Letter to the Editor:

Just over two weeks ago, Sen. Daines held a roundtable discussion in the Flathead Valley concerning the management of Montana’s National forests. The roundtable featured a varying range of comments and perspectives on the topic. Additional discussions were also to take place in Missoula and Bozeman.

About 15 people representing various interests were invited to the table, plus observers and media. They included county commissioners, environmental groups and wood products employees and executives.

The counties of Lincoln, Mineral and Sanders each had a commissioner at the table. They  unanimously expressed the same glaring fact: the very precarious fiscal condition of their respective counties.

Representatives of environmental groups indicated that we need to try new models and if I understood correctly, they advocated unexpected and untraditional approaches.
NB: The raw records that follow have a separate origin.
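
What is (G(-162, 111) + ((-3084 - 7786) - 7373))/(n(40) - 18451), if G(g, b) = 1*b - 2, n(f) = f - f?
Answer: 18134/18451 ≈ 0.98282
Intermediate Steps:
n(f) = 0
G(g, b) = -2 + b (G(g, b) = b - 2 = -2 + b)
(G(-162, 111) + ((-3084 - 7786) - 7373))/(n(40) - 18451) = ((-2 + 111) + ((-3084 - 7786) - 7373))/(0 - 18451) = (109 + (-10870 - 7373))/(-18451) = (109 - 18243)*(-1/18451) = -18134*(-1/18451) = 18134/18451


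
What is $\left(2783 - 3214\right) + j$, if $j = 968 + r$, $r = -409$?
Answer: $128$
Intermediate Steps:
$j = 559$ ($j = 968 - 409 = 559$)
$\left(2783 - 3214\right) + j = \left(2783 - 3214\right) + 559 = -431 + 559 = 128$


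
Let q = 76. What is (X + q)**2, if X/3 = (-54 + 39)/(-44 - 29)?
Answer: 31281649/5329 ≈ 5870.1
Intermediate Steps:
X = 45/73 (X = 3*((-54 + 39)/(-44 - 29)) = 3*(-15/(-73)) = 3*(-15*(-1/73)) = 3*(15/73) = 45/73 ≈ 0.61644)
(X + q)**2 = (45/73 + 76)**2 = (5593/73)**2 = 31281649/5329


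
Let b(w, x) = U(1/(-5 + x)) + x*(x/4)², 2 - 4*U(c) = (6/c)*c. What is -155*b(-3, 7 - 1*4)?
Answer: -1705/16 ≈ -106.56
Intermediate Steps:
U(c) = -1 (U(c) = ½ - 6/c*c/4 = ½ - ¼*6 = ½ - 3/2 = -1)
b(w, x) = -1 + x³/16 (b(w, x) = -1 + x*(x/4)² = -1 + x*(x²/16) = -1 + x³/16)
-155*b(-3, 7 - 1*4) = -155*(-1 + (7 - 1*4)³/16) = -155*(-1 + (7 - 4)³/16) = -155*(-1 + (1/16)*3³) = -155*(-1 + (1/16)*27) = -155*(-1 + 27/16) = -155*11/16 = -1705/16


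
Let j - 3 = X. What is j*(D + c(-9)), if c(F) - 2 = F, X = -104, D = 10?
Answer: -303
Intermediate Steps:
j = -101 (j = 3 - 104 = -101)
c(F) = 2 + F
j*(D + c(-9)) = -101*(10 + (2 - 9)) = -101*(10 - 7) = -101*3 = -303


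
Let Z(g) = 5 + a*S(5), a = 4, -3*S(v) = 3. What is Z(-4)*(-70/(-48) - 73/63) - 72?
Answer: -36137/504 ≈ -71.700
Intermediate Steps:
S(v) = -1 (S(v) = -⅓*3 = -1)
Z(g) = 1 (Z(g) = 5 + 4*(-1) = 5 - 4 = 1)
Z(-4)*(-70/(-48) - 73/63) - 72 = 1*(-70/(-48) - 73/63) - 72 = 1*(-70*(-1/48) - 73*1/63) - 72 = 1*(35/24 - 73/63) - 72 = 1*(151/504) - 72 = 151/504 - 72 = -36137/504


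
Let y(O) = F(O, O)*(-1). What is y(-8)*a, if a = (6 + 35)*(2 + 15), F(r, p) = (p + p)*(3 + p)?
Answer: -55760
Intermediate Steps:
F(r, p) = 2*p*(3 + p) (F(r, p) = (2*p)*(3 + p) = 2*p*(3 + p))
y(O) = -2*O*(3 + O) (y(O) = (2*O*(3 + O))*(-1) = -2*O*(3 + O))
a = 697 (a = 41*17 = 697)
y(-8)*a = -2*(-8)*(3 - 8)*697 = -2*(-8)*(-5)*697 = -80*697 = -55760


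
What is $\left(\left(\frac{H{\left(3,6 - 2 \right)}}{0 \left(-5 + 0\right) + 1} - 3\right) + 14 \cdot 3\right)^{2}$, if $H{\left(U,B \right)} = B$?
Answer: $1849$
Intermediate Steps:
$\left(\left(\frac{H{\left(3,6 - 2 \right)}}{0 \left(-5 + 0\right) + 1} - 3\right) + 14 \cdot 3\right)^{2} = \left(\left(\frac{6 - 2}{0 \left(-5 + 0\right) + 1} - 3\right) + 14 \cdot 3\right)^{2} = \left(\left(\frac{1}{0 \left(-5\right) + 1} \cdot 4 - 3\right) + 42\right)^{2} = \left(\left(\frac{1}{0 + 1} \cdot 4 - 3\right) + 42\right)^{2} = \left(\left(1^{-1} \cdot 4 - 3\right) + 42\right)^{2} = \left(\left(1 \cdot 4 - 3\right) + 42\right)^{2} = \left(\left(4 - 3\right) + 42\right)^{2} = \left(1 + 42\right)^{2} = 43^{2} = 1849$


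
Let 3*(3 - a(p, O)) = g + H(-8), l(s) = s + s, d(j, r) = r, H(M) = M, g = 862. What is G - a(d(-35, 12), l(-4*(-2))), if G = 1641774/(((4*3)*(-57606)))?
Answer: 10725917/38404 ≈ 279.29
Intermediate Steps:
l(s) = 2*s
a(p, O) = -845/3 (a(p, O) = 3 - (862 - 8)/3 = 3 - ⅓*854 = 3 - 854/3 = -845/3)
G = -273629/115212 (G = 1641774/((12*(-57606))) = 1641774/(-691272) = 1641774*(-1/691272) = -273629/115212 ≈ -2.3750)
G - a(d(-35, 12), l(-4*(-2))) = -273629/115212 - 1*(-845/3) = -273629/115212 + 845/3 = 10725917/38404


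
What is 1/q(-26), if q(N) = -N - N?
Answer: 1/52 ≈ 0.019231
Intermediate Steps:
q(N) = -2*N
1/q(-26) = 1/(-2*(-26)) = 1/52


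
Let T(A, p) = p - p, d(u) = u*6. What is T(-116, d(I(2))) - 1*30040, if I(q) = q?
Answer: -30040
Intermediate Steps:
d(u) = 6*u
T(A, p) = 0
T(-116, d(I(2))) - 1*30040 = 0 - 1*30040 = 0 - 30040 = -30040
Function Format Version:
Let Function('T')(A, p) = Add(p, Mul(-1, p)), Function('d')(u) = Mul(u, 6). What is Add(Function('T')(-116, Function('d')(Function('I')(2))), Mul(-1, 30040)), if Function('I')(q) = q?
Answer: -30040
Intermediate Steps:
Function('d')(u) = Mul(6, u)
Function('T')(A, p) = 0
Add(Function('T')(-116, Function('d')(Function('I')(2))), Mul(-1, 30040)) = Add(0, Mul(-1, 30040)) = Add(0, -30040) = -30040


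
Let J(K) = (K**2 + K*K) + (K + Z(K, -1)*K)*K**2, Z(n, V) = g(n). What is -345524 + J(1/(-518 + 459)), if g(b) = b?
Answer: -4186839035260/12117361 ≈ -3.4552e+5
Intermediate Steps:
Z(n, V) = n
J(K) = 2*K**2 + K**2*(K + K**2) (J(K) = (K**2 + K*K) + (K + K*K)*K**2 = (K**2 + K**2) + (K + K**2)*K**2 = 2*K**2 + K**2*(K + K**2))
-345524 + J(1/(-518 + 459)) = -345524 + (1/(-518 + 459))**2*(2 + 1/(-518 + 459) + (1/(-518 + 459))**2) = -345524 + (1/(-59))**2*(2 + 1/(-59) + (1/(-59))**2) = -345524 + (-1/59)**2*(2 - 1/59 + (-1/59)**2) = -345524 + (2 - 1/59 + 1/3481)/3481 = -345524 + (1/3481)*(6904/3481) = -345524 + 6904/12117361 = -4186839035260/12117361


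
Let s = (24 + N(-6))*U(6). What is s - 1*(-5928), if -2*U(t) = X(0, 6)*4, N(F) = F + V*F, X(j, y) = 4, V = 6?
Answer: 6072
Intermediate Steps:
N(F) = 7*F (N(F) = F + 6*F = 7*F)
U(t) = -8 (U(t) = -2*4 = -½*16 = -8)
s = 144 (s = (24 + 7*(-6))*(-8) = (24 - 42)*(-8) = -18*(-8) = 144)
s - 1*(-5928) = 144 - 1*(-5928) = 144 + 5928 = 6072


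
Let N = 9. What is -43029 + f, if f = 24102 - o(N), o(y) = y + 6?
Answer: -18942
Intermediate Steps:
o(y) = 6 + y
f = 24087 (f = 24102 - (6 + 9) = 24102 - 1*15 = 24102 - 15 = 24087)
-43029 + f = -43029 + 24087 = -18942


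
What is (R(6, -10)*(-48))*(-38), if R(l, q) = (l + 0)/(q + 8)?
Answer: -5472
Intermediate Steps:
R(l, q) = l/(8 + q)
(R(6, -10)*(-48))*(-38) = ((6/(8 - 10))*(-48))*(-38) = ((6/(-2))*(-48))*(-38) = ((6*(-½))*(-48))*(-38) = -3*(-48)*(-38) = 144*(-38) = -5472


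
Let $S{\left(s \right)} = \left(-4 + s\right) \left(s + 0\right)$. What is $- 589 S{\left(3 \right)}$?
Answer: $1767$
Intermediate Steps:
$S{\left(s \right)} = s \left(-4 + s\right)$ ($S{\left(s \right)} = \left(-4 + s\right) s = s \left(-4 + s\right)$)
$- 589 S{\left(3 \right)} = - 589 \cdot 3 \left(-4 + 3\right) = - 589 \cdot 3 \left(-1\right) = \left(-589\right) \left(-3\right) = 1767$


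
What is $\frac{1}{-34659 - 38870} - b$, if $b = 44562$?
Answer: $- \frac{3276599299}{73529} \approx -44562.0$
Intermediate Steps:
$\frac{1}{-34659 - 38870} - b = \frac{1}{-34659 - 38870} - 44562 = \frac{1}{-73529} - 44562 = - \frac{1}{73529} - 44562 = - \frac{3276599299}{73529}$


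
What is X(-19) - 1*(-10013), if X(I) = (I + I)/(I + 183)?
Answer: 821047/82 ≈ 10013.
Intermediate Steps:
X(I) = 2*I/(183 + I) (X(I) = (2*I)/(183 + I) = 2*I/(183 + I))
X(-19) - 1*(-10013) = 2*(-19)/(183 - 19) - 1*(-10013) = 2*(-19)/164 + 10013 = 2*(-19)*(1/164) + 10013 = -19/82 + 10013 = 821047/82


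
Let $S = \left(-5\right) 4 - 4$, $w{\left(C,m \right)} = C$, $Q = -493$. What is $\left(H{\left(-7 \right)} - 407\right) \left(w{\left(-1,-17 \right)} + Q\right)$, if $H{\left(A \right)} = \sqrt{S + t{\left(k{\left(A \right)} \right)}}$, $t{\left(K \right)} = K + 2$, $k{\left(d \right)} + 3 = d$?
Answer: $201058 - 1976 i \sqrt{2} \approx 2.0106 \cdot 10^{5} - 2794.5 i$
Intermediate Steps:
$k{\left(d \right)} = -3 + d$
$S = -24$ ($S = -20 - 4 = -24$)
$t{\left(K \right)} = 2 + K$
$H{\left(A \right)} = \sqrt{-25 + A}$ ($H{\left(A \right)} = \sqrt{-24 + \left(2 + \left(-3 + A\right)\right)} = \sqrt{-24 + \left(-1 + A\right)} = \sqrt{-25 + A}$)
$\left(H{\left(-7 \right)} - 407\right) \left(w{\left(-1,-17 \right)} + Q\right) = \left(\sqrt{-25 - 7} - 407\right) \left(-1 - 493\right) = \left(\sqrt{-32} - 407\right) \left(-494\right) = \left(4 i \sqrt{2} - 407\right) \left(-494\right) = \left(-407 + 4 i \sqrt{2}\right) \left(-494\right) = 201058 - 1976 i \sqrt{2}$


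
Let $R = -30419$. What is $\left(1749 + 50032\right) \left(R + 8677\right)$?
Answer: $-1125822502$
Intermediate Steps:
$\left(1749 + 50032\right) \left(R + 8677\right) = \left(1749 + 50032\right) \left(-30419 + 8677\right) = 51781 \left(-21742\right) = -1125822502$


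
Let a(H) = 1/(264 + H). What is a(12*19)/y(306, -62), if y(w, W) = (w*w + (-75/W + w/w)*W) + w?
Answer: 1/46152060 ≈ 2.1668e-8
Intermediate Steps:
y(w, W) = w + w² + W*(1 - 75/W) (y(w, W) = (w² + (-75/W + 1)*W) + w = (w² + (1 - 75/W)*W) + w = (w² + W*(1 - 75/W)) + w = w + w² + W*(1 - 75/W))
a(12*19)/y(306, -62) = 1/((264 + 12*19)*(-75 - 62 + 306 + 306²)) = 1/((264 + 228)*(-75 - 62 + 306 + 93636)) = 1/(492*93805) = (1/492)*(1/93805) = 1/46152060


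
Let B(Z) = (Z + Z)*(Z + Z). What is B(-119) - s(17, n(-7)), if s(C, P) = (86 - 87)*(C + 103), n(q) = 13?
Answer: 56764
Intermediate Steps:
B(Z) = 4*Z**2 (B(Z) = (2*Z)*(2*Z) = 4*Z**2)
s(C, P) = -103 - C (s(C, P) = -(103 + C) = -103 - C)
B(-119) - s(17, n(-7)) = 4*(-119)**2 - (-103 - 1*17) = 4*14161 - (-103 - 17) = 56644 - 1*(-120) = 56644 + 120 = 56764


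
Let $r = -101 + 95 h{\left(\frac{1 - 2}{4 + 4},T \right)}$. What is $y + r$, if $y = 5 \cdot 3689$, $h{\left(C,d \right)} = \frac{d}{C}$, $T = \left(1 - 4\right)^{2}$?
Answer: $11504$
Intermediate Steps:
$T = 9$ ($T = \left(-3\right)^{2} = 9$)
$r = -6941$ ($r = -101 + 95 \frac{9}{\left(1 - 2\right) \frac{1}{4 + 4}} = -101 + 95 \frac{9}{\left(-1\right) \frac{1}{8}} = -101 + 95 \frac{9}{- \frac{1}{8}} = -101 + 95 \cdot 9 \left(-8\right) = -101 + 95 \left(-72\right) = -101 - 6840 = -6941$)
$y = 18445$
$y + r = 18445 - 6941 = 11504$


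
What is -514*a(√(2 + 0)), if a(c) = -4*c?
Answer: 2056*√2 ≈ 2907.6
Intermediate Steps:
-514*a(√(2 + 0)) = -(-2056)*√(2 + 0) = -(-2056)*√2 = 2056*√2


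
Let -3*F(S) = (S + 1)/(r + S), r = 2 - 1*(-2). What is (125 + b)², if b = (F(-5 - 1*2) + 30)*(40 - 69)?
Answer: 4739329/9 ≈ 5.2659e+5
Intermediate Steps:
r = 4 (r = 2 + 2 = 4)
F(S) = -(1 + S)/(3*(4 + S)) (F(S) = -(S + 1)/(3*(4 + S)) = -(1 + S)/(3*(4 + S)))
b = -2552/3 (b = ((-1 - (-5 - 1*2))/(3*(4 + (-5 - 1*2))) + 30)*(40 - 69) = ((-1 - (-5 - 2))/(3*(4 + (-5 - 2))) + 30)*(-29) = ((-1 - 1*(-7))/(3*(4 - 7)) + 30)*(-29) = ((⅓)*(-1 + 7)/(-3) + 30)*(-29) = ((⅓)*(-⅓)*6 + 30)*(-29) = (-⅔ + 30)*(-29) = (88/3)*(-29) = -2552/3 ≈ -850.67)
(125 + b)² = (125 - 2552/3)² = (-2177/3)² = 4739329/9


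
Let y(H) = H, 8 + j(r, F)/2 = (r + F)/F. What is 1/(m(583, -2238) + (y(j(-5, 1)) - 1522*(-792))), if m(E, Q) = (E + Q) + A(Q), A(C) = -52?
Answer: 1/1203693 ≈ 8.3078e-7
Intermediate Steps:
j(r, F) = -16 + 2*(F + r)/F (j(r, F) = -16 + 2*((r + F)/F) = -16 + 2*((F + r)/F) = -16 + 2*(F + r)/F)
m(E, Q) = -52 + E + Q (m(E, Q) = (E + Q) - 52 = -52 + E + Q)
1/(m(583, -2238) + (y(j(-5, 1)) - 1522*(-792))) = 1/((-52 + 583 - 2238) + ((-14 + 2*(-5)/1) - 1522*(-792))) = 1/(-1707 + ((-14 + 2*(-5)*1) + 1205424)) = 1/(-1707 + ((-14 - 10) + 1205424)) = 1/(-1707 + (-24 + 1205424)) = 1/(-1707 + 1205400) = 1/1203693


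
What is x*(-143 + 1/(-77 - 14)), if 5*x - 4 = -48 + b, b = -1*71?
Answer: 299322/91 ≈ 3289.3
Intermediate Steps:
b = -71
x = -23 (x = ⅘ + (-48 - 71)/5 = ⅘ + (⅕)*(-119) = ⅘ - 119/5 = -23)
x*(-143 + 1/(-77 - 14)) = -23*(-143 + 1/(-77 - 14)) = -23*(-143 + 1/(-91)) = -23*(-143 - 1/91) = -23*(-13014/91) = 299322/91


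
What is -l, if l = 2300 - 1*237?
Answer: -2063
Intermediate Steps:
l = 2063 (l = 2300 - 237 = 2063)
-l = -1*2063 = -2063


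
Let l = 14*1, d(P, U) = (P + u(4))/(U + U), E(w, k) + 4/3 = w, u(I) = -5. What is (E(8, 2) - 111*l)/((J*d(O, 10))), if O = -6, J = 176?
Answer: 1055/66 ≈ 15.985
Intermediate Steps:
E(w, k) = -4/3 + w
d(P, U) = (-5 + P)/(2*U) (d(P, U) = (P - 5)/(U + U) = (-5 + P)/((2*U)) = (-5 + P)*(1/(2*U)) = (-5 + P)/(2*U))
l = 14
(E(8, 2) - 111*l)/((J*d(O, 10))) = ((-4/3 + 8) - 111*14)/((176*((½)*(-5 - 6)/10))) = (20/3 - 1554)/((176*((½)*(⅒)*(-11)))) = -4642/(3*(176*(-11/20))) = -4642/(3*(-484/5)) = -4642/3*(-5/484) = 1055/66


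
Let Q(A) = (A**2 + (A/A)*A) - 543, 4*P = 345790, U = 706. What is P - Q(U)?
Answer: -824303/2 ≈ -4.1215e+5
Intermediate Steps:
P = 172895/2 (P = (1/4)*345790 = 172895/2 ≈ 86448.)
Q(A) = -543 + A + A**2 (Q(A) = (A**2 + 1*A) - 543 = (A**2 + A) - 543 = (A + A**2) - 543 = -543 + A + A**2)
P - Q(U) = 172895/2 - (-543 + 706 + 706**2) = 172895/2 - (-543 + 706 + 498436) = 172895/2 - 1*498599 = 172895/2 - 498599 = -824303/2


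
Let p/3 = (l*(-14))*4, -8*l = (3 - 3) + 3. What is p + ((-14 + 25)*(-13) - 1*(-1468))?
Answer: 1388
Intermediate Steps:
l = -3/8 (l = -((3 - 3) + 3)/8 = -(0 + 3)/8 = -1/8*3 = -3/8 ≈ -0.37500)
p = 63 (p = 3*(-3/8*(-14)*4) = 3*((21/4)*4) = 3*21 = 63)
p + ((-14 + 25)*(-13) - 1*(-1468)) = 63 + ((-14 + 25)*(-13) - 1*(-1468)) = 63 + (11*(-13) + 1468) = 63 + (-143 + 1468) = 63 + 1325 = 1388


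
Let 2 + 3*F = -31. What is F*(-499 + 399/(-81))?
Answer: 149666/27 ≈ 5543.2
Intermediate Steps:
F = -11 (F = -⅔ + (⅓)*(-31) = -⅔ - 31/3 = -11)
F*(-499 + 399/(-81)) = -11*(-499 + 399/(-81)) = -11*(-499 + 399*(-1/81)) = -11*(-499 - 133/27) = -11*(-13606/27) = 149666/27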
I interpret this as meaning, yes, let’s try some out-of-the-box ideas.

The overall thrust of the producers’ comments revolved around the continued decline of log supply for their mills, the declining income for their employees and families and the declining multiplier effect of economic activity. The various mills represented noted that they will experience very low to zero log volume that will hamper or prevent continued production during the annual spring breakup period, when it is not possible to collect logs in the woods and haul them to the millyards. No reliable log supply, no jobs, no multiplier effect. Of course, like a recalcitrant rattlesnake, this formidable trend has survived in spite of countless problem-identifying discussions and roundtables over the past two decades.

Overall, these perspectives indicated the continued deterioration of rural communities in Northwest Montana. As concerned citizens we need to work immediately and intensely toward a long-term management strategy that has the potential to equitably serve all county citizens.

The neglect of economic facts cannot go on, while county services are debilitated and taxation escalates. Yet amazingly, there are rumblings of another three year Secure Rural Schools Band-Aid. Are we politically motivated to begin implementing short-term fixes and at the same time begin testing new management models? The continuous application of bandages shows that the wound refuses to heal. A more intense scrutiny of the wound, with a true healing regimen, is just what the doctor ordered.

As in the past, some participants left with an optimistic glow, others were nonplussed. A few seasoned participants left with a studied wait-and-see attitude. As Yogi Berra once said, it was “déjà vu, all over again.”

But the roundtable served as yet another painful reminder that Lincoln County and surrounding counties have serious economic and fiscal problems which we need to resolve with some vigor and in a timely manner.